大阪の庶民の味だった串カツが、全国に広がっている。それも繁華街ではなく、住宅街を中心に。サッシにガラス張りでお世辞にもオシャレとは言えない簡素な店構えだが、そんな串カツ居酒屋が昼間から賑わっている。

居酒屋業界の“革命児”と呼ばれる「串カツ田中」。2008年に世田谷区の三軒茶屋に1号店をオープンして以来、破竹の勢いで成長し、2016年には東証マザーズ市場に上場。わずか10年で全国210店舗(11月時点、以下同)に拡大し、売り上げは75億円(2018年11月期連結)に達する見込みだ。

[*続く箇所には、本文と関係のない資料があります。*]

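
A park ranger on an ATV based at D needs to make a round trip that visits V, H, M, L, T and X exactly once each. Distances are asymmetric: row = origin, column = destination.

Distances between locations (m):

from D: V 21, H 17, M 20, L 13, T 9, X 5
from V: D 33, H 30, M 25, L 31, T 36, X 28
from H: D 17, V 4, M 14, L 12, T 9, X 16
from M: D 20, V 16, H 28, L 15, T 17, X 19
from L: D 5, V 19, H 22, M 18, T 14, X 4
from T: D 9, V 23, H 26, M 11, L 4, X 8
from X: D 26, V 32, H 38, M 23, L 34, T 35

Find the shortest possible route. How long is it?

D → V → H → M → L → T → X → D: 21+30+14+15+14+8+26 = 128
D → V → H → M → L → X → T → D: 21+30+14+15+4+35+9 = 128
D → V → H → M → T → L → X → D: 21+30+14+17+4+4+26 = 116
D → V → H → M → T → X → L → D: 21+30+14+17+8+34+5 = 129
D → V → H → M → X → L → T → D: 21+30+14+19+34+14+9 = 141
D → V → H → M → X → T → L → D: 21+30+14+19+35+4+5 = 128
D → V → H → L → M → T → X → D: 21+30+12+18+17+8+26 = 132
D → V → H → L → M → X → T → D: 21+30+12+18+19+35+9 = 144
… (712 more)
D → X → M → V → H → T → L → D: 5+23+16+30+9+4+5 = 92  ← best
The minimum is 92.
One optimal route: D → X → M → V → H → T → L → D.

Shortest round trip = 92 m.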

串カツは定番の牛、豚をはじめ、ヘルシーなレンコンや紅しょうがまでよりどりみどり。さんまやサツマイモのような季節限定メニューも合わせれば約30~40種類がどれも1本100~200円で味わえる。

平日は16時から、休日は昼から開店している店が多いが、平日でも昼過ぎから営業している店舗もある。都内の店舗に足を運ぶと、驚く光景が広がっていた。近隣の飲食店の客足はまばらながら、串カツ田中の前には60~70代と思しき常連客が列をなす。1人呑みから団体まで、シニアを中心にテーブルはどんどん埋まっていった。串カツ田中ホールディングス社長の貫啓二(ぬき・けいじ)氏が語る。

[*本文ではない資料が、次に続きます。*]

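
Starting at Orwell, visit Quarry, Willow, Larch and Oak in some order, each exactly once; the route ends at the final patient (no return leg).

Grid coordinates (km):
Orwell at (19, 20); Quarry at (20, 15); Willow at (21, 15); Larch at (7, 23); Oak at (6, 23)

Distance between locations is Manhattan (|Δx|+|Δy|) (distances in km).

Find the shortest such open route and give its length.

30 km — the minimum one-way total.

There are 4! = 24 possible orderings.
Orwell → Quarry → Willow → Larch → Oak: 6+1+22+1 = 30
Orwell → Quarry → Willow → Oak → Larch: 6+1+23+1 = 31
Orwell → Quarry → Larch → Willow → Oak: 6+21+22+23 = 72
Orwell → Quarry → Larch → Oak → Willow: 6+21+1+23 = 51
Orwell → Quarry → Oak → Willow → Larch: 6+22+23+22 = 73
Orwell → Quarry → Oak → Larch → Willow: 6+22+1+22 = 51
Orwell → Willow → Quarry → Larch → Oak: 7+1+21+1 = 30
Orwell → Willow → Quarry → Oak → Larch: 7+1+22+1 = 31
Orwell → Willow → Larch → Quarry → Oak: 7+22+21+22 = 72
Orwell → Willow → Larch → Oak → Quarry: 7+22+1+22 = 52
Orwell → Willow → Oak → Quarry → Larch: 7+23+22+21 = 73
Orwell → Willow → Oak → Larch → Quarry: 7+23+1+21 = 52
Orwell → Larch → Quarry → Willow → Oak: 15+21+1+23 = 60
Orwell → Larch → Quarry → Oak → Willow: 15+21+22+23 = 81
… (10 more)
The minimum is 30.
One shortest path: Orwell → Quarry → Willow → Larch → Oak.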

「出店場所を繁華街ではなく、住宅地にしていることが大きいと考えています。店舗の約7割が住宅街にあります。駐輪場やスーパー、バス通りなど“近隣住民が毎日利用する”場所に設置することで、サラリーマンだけでなく、子供やお母さん、シニアの方など、地域の人々の目に触れやすい立地となっている。

認知度が上がることで、“串カツ田中に行ってみようか”と気軽に誘い合える店になっているように思います。住宅街に出店する利点はほかにもあって、賃料が安い、競合が少ない、アルバイトを集めやすい」

◆「原価率」は3割を守る

身近な場所にあって安い──それがリピーターの増加に繋がっている。いつも自宅から歩いて通っているという常連男性(65歳、元公務員)は語る。

「最初入ったときはチェーンと気づかなかったんだよね。小綺麗な店構えのワインバーなら入るのに躊躇するが、ここなら気兼ねがない(笑い)。4時過ぎに来て、串カツ2~3本とハイボール1杯だけ飲んで帰れば、1000円もかからない。それならカミさんに『また外で飲んできて』とかガミガミ言われることもない。家で軽めに夕飯を食べてあとは早めに寝ちゃう。天国だね」

地元の写真サークル仲間とよく来るという男性(70歳、無職)はこう言う。

「年取ると人によって食べる量が違う。串カツなら1本ずつ頼めるから、量の調整が利きやすいんだよね。酒飲むとそこまで食べないけど、仲間の中には10本以上頼むヤツもいる。揚げ物っていっても、野菜とかもあるから案外いけちゃうんだよ」

今年8月から約4割の店舗で平日の閉店時間を早くした一方で、土日の開店時間を早めた。客単価が高い時間帯の営業を減らし、逆に客単価が安い“昼呑み客”を狙うという戦略は、従来の居酒屋チェーンの常識に逆行する動きにも見える。

さらに、サイコロの目によってハイボールが無料になる“チンチロリン”など個性的な割引セールを常設することで、客単価はより一層下がっている。

実際、同社が発表した今年8月の調査によると、客単価は約2350円と、前年同月比に比べ2.1%も落ちている。これは大手居酒屋チェーンと比較しても700~1000円ほど安い水準だが、「1串108円均一セール」などキャンペーンを打ったことで、客数は12.1%増、売上高も9.7%増となっている。再び貫社長が語る。

「客単価を上げても、来店客が少なくてはあらゆる販促策の効果が弱まると考えています。だから客単価よりも客数と回転率を重視する。ただし、メニューの原価率には気をつけている。原価率3割を絶対の基準として死守しています。

利益を削るほどの安売りをすると、しわ寄せは従業員にいくし、サービスのレベルが下がる。お客さんからの評価も下がるという負のスパイラルに陥る。串カツの調理に必要なのはパン粉を付けて揚げる技術だけなので、ほかの居酒屋と違って料理人に高いお金を払わなくてもアルバイトをトレーニングすれば店を回すことができるんです」

サービスのレベルを維持できる値段設定を冷静に見極めているということだ。